Statistical analysis

The sample size was determined using PASS version 15.0, which was based on clinical practice observations and relevant literature research findings. In a previous study, the incidence of sore throat after gynecologic laparoscopy was 69% [14]. In addition, we performed a pilot experiment and showed a 60% reduction in the incidence of postoperative sore throat after magnesium sulfate spraying. Assuming an α level of 0.05, a power (1-β) of 90%, and accounting for a potential dropout rate of 10%, the calculated sample size was 29 per group, resulting in a total sample size of 58 participants.

Data analysis was performed using SPSS software version 26.0. The normality of data distribution was assessed using the Shapiro-Wilk test, while homogeneity of variance was examined using the Levene method.
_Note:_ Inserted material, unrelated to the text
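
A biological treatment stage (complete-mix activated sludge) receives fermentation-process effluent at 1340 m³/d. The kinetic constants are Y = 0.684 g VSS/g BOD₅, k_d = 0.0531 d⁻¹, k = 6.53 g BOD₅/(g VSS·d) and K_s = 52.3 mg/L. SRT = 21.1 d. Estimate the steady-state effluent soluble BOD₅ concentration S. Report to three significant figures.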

Normally distributed measurement data were presented as mean ± standard deviation, whereas non-normally distributed measurement data were expressed as median (M) and interquartile range (IQR), with comparisons conducted through the Mann-Whitney U test. Generalized estimating equation (GEE) analysis was employed to analyze repeated measurements at each time point within groups. Count data rates (%) were evaluated using either the chi-square test or Fisher’s exact test.